How to Get Over the Sudden Loss of a Loved One

Dealing with the loss of someone you love under any circumstances can be incredibly difficult to navigate, and losing a loved one can evoke a range of emotions.  

However, when the loss is unexpected or sudden, it can be even more difficult to process and to overcome. For example, a sudden heart attack or a car accident death can blindside you.  

There are differences between expected and unexpected loss.  

Some of these differences include: 

  • There’s no time to prepare with a sudden loss. This means you can have end of life conversations with the loved one, or ask what they might want in terms of a funeral service. You don’t get that last chance to tell the person you love them.  
  • There may be concerns about the final moments of your loved one’s life and whether or not they felt afraid, alone, or in pain.  
  • Sudden loss can leave you reeling and asking questions such as why it had to happen.  
  • There are stages of grief we often talk about that accompany any loss, but with a sudden loss, you have to go through a state of shock first.  
  • You may never get that sense of closure that you’d like to have with a sudden loss.  

If something happened that was intentional, such as a suicide or a murder, it can leave many why’s unanswered. Those unanswered questions can leave you stuck in certain parts of the grieving process.  

So how can you get past it, even though sudden deaths create more hurdles to the grieving process? 

Shock May Overshadow Grief 

What you have to realize in a situation such as sudden death, is that it’s likely that your shock will be a more powerful emotion in the early days. You probably won’t feel sad at first, and that’s okay.  

Your brain has to accept a loss, and that takes time because you didn’t have time to prepare.  

Some people initially feel numb or emotionally shut off.  

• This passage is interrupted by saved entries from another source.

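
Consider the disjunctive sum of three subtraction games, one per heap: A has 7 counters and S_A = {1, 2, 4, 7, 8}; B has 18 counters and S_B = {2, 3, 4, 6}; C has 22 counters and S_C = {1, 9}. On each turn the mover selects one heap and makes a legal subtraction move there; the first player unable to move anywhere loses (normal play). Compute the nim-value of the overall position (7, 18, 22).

0

Heap A, S = {1, 2, 4, 7, 8}:
G(0) = 0
G(1) = mex{0} = 1
G(2) = mex{1,0} = 2
G(3) = mex{2,1} = 0
G(4) = mex{0,2,0} = 1
G(5) = mex{1,0,1} = 2
G(6) = mex{2,1,2} = 0
G(7) = mex{0,2,0,0} = 1
G_A(7) = 1.
Heap B, S = {2, 3, 4, 6}:
n :  0  1  2  3  4  5  6  7  8  9 10 11 12 13 14 15 16 17 18
G :  0  0  1  1  2  2  3  3  0  0  1  1  2  2  3  3  0  0  1
G_B(18) = 1.
Heap C, S = {1, 9}:
n :  0  1  2  3  4  5  6  7  8  9 10 11 12 13 14 15 16 17 18 19 20 21 22
G :  0  1  0  1  0  1  0  1  0  1  0  1  0  1  0  1  0  1  0  1  0  1  0
G_C(22) = 0.
Combined Grundy value = 1 ⊕ 1 ⊕ 0 = 0.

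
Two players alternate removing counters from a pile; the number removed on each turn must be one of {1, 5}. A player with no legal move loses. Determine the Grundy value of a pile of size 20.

G(0) = 0
G(1) = mex{0} = 1
G(2) = mex{1} = 0
G(3) = mex{0} = 1
G(4) = mex{1} = 0
G(5) = mex{0,0} = 1
G(6) = mex{1,1} = 0
G(7) = mex{0,0} = 1
G(8) = mex{1,1} = 0
G(9) = mex{0,0} = 1
G(10) = mex{1,1} = 0
G(11) = mex{0,0} = 1
G(12) = mex{1,1} = 0
G(13) = mex{0,0} = 1
G(14) = mex{1,1} = 0
G(15) = mex{0,0} = 1
G(16) = mex{1,1} = 0
G(17) = mex{0,0} = 1
G(18) = mex{1,1} = 0
G(19) = mex{0,0} = 1
G(20) = mex{1,1} = 0

0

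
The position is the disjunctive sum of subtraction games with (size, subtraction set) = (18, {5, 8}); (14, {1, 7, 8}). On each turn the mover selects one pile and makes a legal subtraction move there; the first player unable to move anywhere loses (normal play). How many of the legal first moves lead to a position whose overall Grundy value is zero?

Pile A, S = {5, 8}:
n :  0  1  2  3  4  5  6  7  8  9 10 11 12 13 14 15 16 17 18
G :  0  0  0  0  0  1  1  1  1  1  2  2  2  0  0  0  0  0  1
G_A(18) = 1.
Pile B, S = {1, 7, 8}:
G(0) = 0
G(1) = mex{0} = 1
G(2) = mex{1} = 0
G(3) = mex{0} = 1
G(4) = mex{1} = 0
G(5) = mex{0} = 1
G(6) = mex{1} = 0
G(7) = mex{0,0} = 1
G(8) = mex{1,1,0} = 2
G(9) = mex{2,0,1} = 3
G(10) = mex{3,1,0} = 2
G(11) = mex{2,0,1} = 3
G(12) = mex{3,1,0} = 2
G(13) = mex{2,0,1} = 3
G(14) = mex{3,1,0} = 2
G_B(14) = 2.
Combined Grundy value = 1 ⊕ 2 = 3.
A winning move leaves total XOR = 0, i.e. changes one component's Grundy value g to g ⊕ X where X is the current total.
Pile A: need g' = 1⊕3 = 2. Options: 18−5→G=0, 18−8→G=2. Hits: 1.
Pile B: need g' = 2⊕3 = 1. Options: 14−1→G=3, 14−7→G=1, 14−8→G=0. Hits: 1.

2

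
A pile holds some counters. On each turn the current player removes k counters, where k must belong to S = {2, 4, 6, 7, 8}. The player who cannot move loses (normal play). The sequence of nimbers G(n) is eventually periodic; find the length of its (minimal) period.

10

n :  0  1  2  3  4  5  6  7  8  9 10 11 12 13 14 15 16 17 18 19 20 21
G :  0  0  1  1  2  2  3  3  4  4  0  0  1  1  2  2  3  3  4  4  0  0
G(n+10) = G(n) holds for n = 0,…,7 (a full window of length max(S) = 8), so the sequence is purely periodic with period 10.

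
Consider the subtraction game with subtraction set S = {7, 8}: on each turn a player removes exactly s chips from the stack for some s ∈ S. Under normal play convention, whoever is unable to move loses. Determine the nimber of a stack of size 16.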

Another emotion that may occur at first is anger or perhaps outrage.  

It’s important that you deal with that if it’s something that you’re feeling. You may have to fully work through anger to get to the grief.  

Overcoming Self-Blame 

Another feeling that you’re more likely to experience due to a sudden loss, as opposed to one that’s expected, is self-blame.  

Not everyone who experiences an unexpected loss will deal with self-blame, but some will.  

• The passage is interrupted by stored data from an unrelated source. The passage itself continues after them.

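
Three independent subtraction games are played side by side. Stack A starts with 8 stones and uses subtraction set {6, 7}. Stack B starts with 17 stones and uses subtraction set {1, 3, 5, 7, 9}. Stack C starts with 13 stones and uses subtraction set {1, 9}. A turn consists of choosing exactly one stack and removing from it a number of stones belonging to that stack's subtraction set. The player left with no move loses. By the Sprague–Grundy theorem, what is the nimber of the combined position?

Stack A, S = {6, 7}:
n : 0 1 2 3 4 5 6 7 8
G : 0 0 0 0 0 0 1 1 1
G_A(8) = 1.
Stack B, S = {1, 3, 5, 7, 9}:
n :  0  1  2  3  4  5  6  7  8  9 10 11 12 13 14 15 16 17
G :  0  1  0  1  0  1  0  1  0  1  0  1  0  1  0  1  0  1
G_B(17) = 1.
Stack C, S = {1, 9}:
G(0) = 0
G(1) = mex{0} = 1
G(2) = mex{1} = 0
G(3) = mex{0} = 1
G(4) = mex{1} = 0
G(5) = mex{0} = 1
G(6) = mex{1} = 0
G(7) = mex{0} = 1
G(8) = mex{1} = 0
G(9) = mex{0,0} = 1
G(10) = mex{1,1} = 0
G(11) = mex{0,0} = 1
G(12) = mex{1,1} = 0
G(13) = mex{0,0} = 1
G_C(13) = 1.
Combined Grundy value = 1 ⊕ 1 ⊕ 1 = 1.

1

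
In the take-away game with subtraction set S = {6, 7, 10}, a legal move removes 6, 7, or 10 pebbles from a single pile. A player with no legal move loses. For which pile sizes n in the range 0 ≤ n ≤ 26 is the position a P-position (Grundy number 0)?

0, 1, 2, 3, 4, 5, 16, 17, 18, 19, 20, 21

n :  0  1  2  3  4  5  6  7  8  9 10 11 12 13 14 15 16 17 18 19 20 21 22 23 24 25 26
G :  0  0  0  0  0  0  1  1  1  1  1  1  2  2  2  2  0  0  0  0  0  0  1  1  1  1  1
P-positions are exactly the n with G(n) = 0.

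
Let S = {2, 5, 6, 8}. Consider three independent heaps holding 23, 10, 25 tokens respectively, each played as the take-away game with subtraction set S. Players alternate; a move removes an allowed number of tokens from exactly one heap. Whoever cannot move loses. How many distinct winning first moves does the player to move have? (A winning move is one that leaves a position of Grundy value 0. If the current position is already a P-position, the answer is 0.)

5

All heaps use S = {2, 5, 6, 8}:
n :  0  1  2  3  4  5  6  7  8  9 10 11 12 13 14 15 16 17 18 19 20 21 22 23 24 25
G :  0  0  1  1  0  2  1  3  2  2  3  0  2  1  0  0  1  1  0  2  1  3  2  2  3  0
Heap A: G(23) = 2.
Heap B: G(10) = 3.
Heap C: G(25) = 0.
Combined Grundy value = 2 ⊕ 3 ⊕ 0 = 1.
A winning move leaves total XOR = 0, i.e. changes one component's Grundy value g to g ⊕ X where X is the current total.
Heap A: need g' = 2⊕1 = 3. Options: 23−2→G=3, 23−5→G=0, 23−6→G=1, 23−8→G=0. Hits: 1.
Heap B: need g' = 3⊕1 = 2. Options: 10−2→G=2, 10−5→G=2, 10−6→G=0, 10−8→G=1. Hits: 2.
Heap C: need g' = 0⊕1 = 1. Options: 25−2→G=2, 25−5→G=1, 25−6→G=2, 25−8→G=1. Hits: 2.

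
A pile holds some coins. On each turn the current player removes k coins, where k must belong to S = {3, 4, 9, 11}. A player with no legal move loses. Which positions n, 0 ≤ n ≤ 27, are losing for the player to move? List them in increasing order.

G(0) = 0
G(1) = mex{} = 0
G(2) = mex{} = 0
G(3) = mex{0} = 1
G(4) = mex{0,0} = 1
G(5) = mex{0,0} = 1
G(6) = mex{1,0} = 2
G(7) = mex{1,1} = 0
G(8) = mex{1,1} = 0
G(9) = mex{2,1,0} = 3
G(10) = mex{0,2,0} = 1
G(11) = mex{0,0,0,0} = 1
G(12) = mex{3,0,1,0} = 2
G(13) = mex{1,3,1,0} = 2
G(14) = mex{1,1,1,1} = 0
G(15) = mex{2,1,2,1} = 0
G(16) = mex{2,2,0,1} = 3
G(17) = mex{0,2,0,2} = 1
G(18) = mex{0,0,3,0} = 1
G(19) = mex{3,0,1,0} = 2
G(20) = mex{1,3,1,3} = 0
G(21) = mex{1,1,2,1} = 0
G(22) = mex{2,1,2,1} = 0
G(23) = mex{0,2,0,2} = 1
G(24) = mex{0,0,0,2} = 1
G(25) = mex{0,0,3,0} = 1
G(26) = mex{1,0,1,0} = 2
G(27) = mex{1,1,1,3} = 0
P-positions are exactly the n with G(n) = 0.

0, 1, 2, 7, 8, 14, 15, 20, 21, 22, 27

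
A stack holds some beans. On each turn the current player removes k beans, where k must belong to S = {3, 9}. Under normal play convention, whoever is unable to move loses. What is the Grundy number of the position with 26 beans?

n :  0  1  2  3  4  5  6  7  8  9 10 11 12 13 14 15 16 17 18 19 20 21 22 23 24 25 26
G :  0  0  0  1  1  1  0  0  0  1  1  1  0  0  0  1  1  1  0  0  0  1  1  1  0  0  0

0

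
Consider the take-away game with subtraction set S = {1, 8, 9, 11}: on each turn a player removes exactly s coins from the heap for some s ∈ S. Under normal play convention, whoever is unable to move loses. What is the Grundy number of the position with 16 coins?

0

G(0) = 0
G(1) = mex{0} = 1
G(2) = mex{1} = 0
G(3) = mex{0} = 1
G(4) = mex{1} = 0
G(5) = mex{0} = 1
G(6) = mex{1} = 0
G(7) = mex{0} = 1
G(8) = mex{1,0} = 2
G(9) = mex{2,1,0} = 3
G(10) = mex{3,0,1} = 2
G(11) = mex{2,1,0,0} = 3
G(12) = mex{3,0,1,1} = 2
G(13) = mex{2,1,0,0} = 3
G(14) = mex{3,0,1,1} = 2
G(15) = mex{2,1,0,0} = 3
G(16) = mex{3,2,1,1} = 0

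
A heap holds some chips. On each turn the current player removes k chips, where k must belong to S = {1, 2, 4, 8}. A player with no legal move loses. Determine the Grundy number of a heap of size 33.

0

G(0) = 0
G(1) = mex{0} = 1
G(2) = mex{1,0} = 2
G(3) = mex{2,1} = 0
G(4) = mex{0,2,0} = 1
G(5) = mex{1,0,1} = 2
G(6) = mex{2,1,2} = 0
G(7) = mex{0,2,0} = 1
G(8) = mex{1,0,1,0} = 2
G(9) = mex{2,1,2,1} = 0
G(10) = mex{0,2,0,2} = 1
G(11) = mex{1,0,1,0} = 2
G(12) = mex{2,1,2,1} = 0
G(13) = mex{0,2,0,2} = 1
G(14) = mex{1,0,1,0} = 2
G(15) = mex{2,1,2,1} = 0
G(16) = mex{0,2,0,2} = 1
G(17) = mex{1,0,1,0} = 2
G(18) = mex{2,1,2,1} = 0
G(19) = mex{0,2,0,2} = 1
G(20) = mex{1,0,1,0} = 2
G(21) = mex{2,1,2,1} = 0
G(22) = mex{0,2,0,2} = 1
G(23) = mex{1,0,1,0} = 2
G(24) = mex{2,1,2,1} = 0
G(25) = mex{0,2,0,2} = 1
G(26) = mex{1,0,1,0} = 2
G(27) = mex{2,1,2,1} = 0
G(28) = mex{0,2,0,2} = 1
G(29) = mex{1,0,1,0} = 2
G(30) = mex{2,1,2,1} = 0
G(31) = mex{0,2,0,2} = 1
G(32) = mex{1,0,1,0} = 2
G(33) = mex{2,1,2,1} = 0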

For example, you may feel like you should have seen it coming, or you should have done something to prevent it.  

If you’re going through this following an unexpected loss, keep in mind that it’s your brain trying to take back a sense of power or control that you felt was taken from you. 

Talk It Out 

When you’re dealing with an unexpected death, find people you trust and talk to them whenever you need to. Yes, you may want to take time to be by yourself with your thoughts, but don’t bottle it up.  

A good place to start is joining a support group for people who have been in a situation similar to your own.  

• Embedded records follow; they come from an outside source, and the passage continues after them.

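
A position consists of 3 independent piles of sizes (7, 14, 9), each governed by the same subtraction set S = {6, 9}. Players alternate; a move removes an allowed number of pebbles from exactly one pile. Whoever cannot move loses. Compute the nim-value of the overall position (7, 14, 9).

All piles use S = {6, 9}:
n :  0  1  2  3  4  5  6  7  8  9 10 11 12 13 14
G :  0  0  0  0  0  0  1  1  1  1  1  1  2  2  2
Pile A: G(7) = 1.
Pile B: G(14) = 2.
Pile C: G(9) = 1.
Combined Grundy value = 1 ⊕ 2 ⊕ 1 = 2.

2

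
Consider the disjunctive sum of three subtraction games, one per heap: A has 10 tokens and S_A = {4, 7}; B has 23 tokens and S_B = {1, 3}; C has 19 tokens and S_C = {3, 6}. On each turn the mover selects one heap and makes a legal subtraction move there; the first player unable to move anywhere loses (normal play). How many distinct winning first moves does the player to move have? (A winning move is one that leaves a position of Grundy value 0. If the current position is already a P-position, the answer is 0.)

1

Heap A, S = {4, 7}:
G(0) = 0
G(1) = mex{} = 0
G(2) = mex{} = 0
G(3) = mex{} = 0
G(4) = mex{0} = 1
G(5) = mex{0} = 1
G(6) = mex{0} = 1
G(7) = mex{0,0} = 1
G(8) = mex{1,0} = 2
G(9) = mex{1,0} = 2
G(10) = mex{1,0} = 2
G_A(10) = 2.
Heap B, S = {1, 3}:
G(0) = 0
G(1) = mex{0} = 1
G(2) = mex{1} = 0
G(3) = mex{0,0} = 1
G(4) = mex{1,1} = 0
G(5) = mex{0,0} = 1
G(6) = mex{1,1} = 0
G(7) = mex{0,0} = 1
G(8) = mex{1,1} = 0
G(9) = mex{0,0} = 1
G(10) = mex{1,1} = 0
G(11) = mex{0,0} = 1
G(12) = mex{1,1} = 0
G(13) = mex{0,0} = 1
G(14) = mex{1,1} = 0
G(15) = mex{0,0} = 1
G(16) = mex{1,1} = 0
G(17) = mex{0,0} = 1
G(18) = mex{1,1} = 0
G(19) = mex{0,0} = 1
G(20) = mex{1,1} = 0
G(21) = mex{0,0} = 1
G(22) = mex{1,1} = 0
G(23) = mex{0,0} = 1
G_B(23) = 1.
Heap C, S = {3, 6}:
G(0) = 0
G(1) = mex{} = 0
G(2) = mex{} = 0
G(3) = mex{0} = 1
G(4) = mex{0} = 1
G(5) = mex{0} = 1
G(6) = mex{1,0} = 2
G(7) = mex{1,0} = 2
G(8) = mex{1,0} = 2
G(9) = mex{2,1} = 0
G(10) = mex{2,1} = 0
G(11) = mex{2,1} = 0
G(12) = mex{0,2} = 1
G(13) = mex{0,2} = 1
G(14) = mex{0,2} = 1
G(15) = mex{1,0} = 2
G(16) = mex{1,0} = 2
G(17) = mex{1,0} = 2
G(18) = mex{2,1} = 0
G(19) = mex{2,1} = 0
G_C(19) = 0.
Combined Grundy value = 2 ⊕ 1 ⊕ 0 = 3.
A winning move leaves total XOR = 0, i.e. changes one component's Grundy value g to g ⊕ X where X is the current total.
Heap A: need g' = 2⊕3 = 1. Options: 10−4→G=1, 10−7→G=0. Hits: 1.
Heap B: need g' = 1⊕3 = 2. Options: 23−1→G=0, 23−3→G=0. Hits: 0.
Heap C: need g' = 0⊕3 = 3. Options: 19−3→G=2, 19−6→G=1. Hits: 0.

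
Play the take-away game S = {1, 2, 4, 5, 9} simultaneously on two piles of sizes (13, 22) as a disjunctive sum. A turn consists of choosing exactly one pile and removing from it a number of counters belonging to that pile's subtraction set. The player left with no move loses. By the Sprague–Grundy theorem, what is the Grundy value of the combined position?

All piles use S = {1, 2, 4, 5, 9}:
n :  0  1  2  3  4  5  6  7  8  9 10 11 12 13 14 15 16 17 18 19 20 21 22
G :  0  1  2  0  1  2  0  1  2  3  4  5  3  0  1  2  0  1  2  0  1  2  3
Pile A: G(13) = 0.
Pile B: G(22) = 3.
Combined Grundy value = 0 ⊕ 3 = 3.

3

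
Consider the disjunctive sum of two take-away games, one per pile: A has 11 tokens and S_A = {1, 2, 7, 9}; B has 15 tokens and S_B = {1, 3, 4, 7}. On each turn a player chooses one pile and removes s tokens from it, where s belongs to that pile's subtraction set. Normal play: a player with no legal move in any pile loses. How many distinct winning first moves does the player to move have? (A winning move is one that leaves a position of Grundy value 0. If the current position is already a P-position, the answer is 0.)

Pile A, S = {1, 2, 7, 9}:
n :  0  1  2  3  4  5  6  7  8  9 10 11
G :  0  1  2  0  1  2  0  1  2  3  4  0
G_A(11) = 0.
Pile B, S = {1, 3, 4, 7}:
n :  0  1  2  3  4  5  6  7  8  9 10 11 12 13 14 15
G :  0  1  0  1  2  3  2  3  0  1  0  1  2  3  2  3
G_B(15) = 3.
Combined Grundy value = 0 ⊕ 3 = 3.
A winning move leaves total XOR = 0, i.e. changes one component's Grundy value g to g ⊕ X where X is the current total.
Pile A: need g' = 0⊕3 = 3. Options: 11−1→G=4, 11−2→G=3, 11−7→G=1, 11−9→G=2. Hits: 1.
Pile B: need g' = 3⊕3 = 0. Options: 15−1→G=2, 15−3→G=2, 15−4→G=1, 15−7→G=0. Hits: 1.

2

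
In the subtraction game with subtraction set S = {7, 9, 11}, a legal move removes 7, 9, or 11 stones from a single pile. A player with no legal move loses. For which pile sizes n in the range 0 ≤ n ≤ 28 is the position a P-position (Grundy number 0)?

n :  0  1  2  3  4  5  6  7  8  9 10 11 12 13 14 15 16 17 18 19 20 21 22 23 24 25 26 27 28
G :  0  0  0  0  0  0  0  1  1  1  1  1  1  1  2  2  2  2  0  0  0  0  0  0  0  1  1  1  1
P-positions are exactly the n with G(n) = 0.

0, 1, 2, 3, 4, 5, 6, 18, 19, 20, 21, 22, 23, 24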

Understanding that you aren’t alone in your experiences and feelings can be very valuable.  

If you aren’t comfortable going to a support group or talking to people close to you, talk to a professional. A grief counselor can be a great resource for you to help you understand that what you’re feeling is “normal.” 

Try to Be Participate in Regular Activities 

It’s going to be very tough, and many people dealing with a loss of any kind have so many effects, including brain fog and trouble concentrating. You’re likely going to experience sleeping and eating disturbances too, but as much as you’re able, try to participate in normal everyday activities.  

Don’t push yourself too hard, though.  

Be gentle on yourself and do what you can, no matter how slow the process, to get back into the daily groove of your life.  

Sometimes with loss, we want to find a path to follow as we cope with our grief. That’s simply not possible, however, because while there are phases of grief, each person’s feelings and experiences are unique.  

Do know that with a sudden loss, your grief timeline is likely going to be longer than someone dealing with an expected death. Take your time, work through your emotions, and know that you will eventually be able to move on with a sense of peace, as far off as that may seem.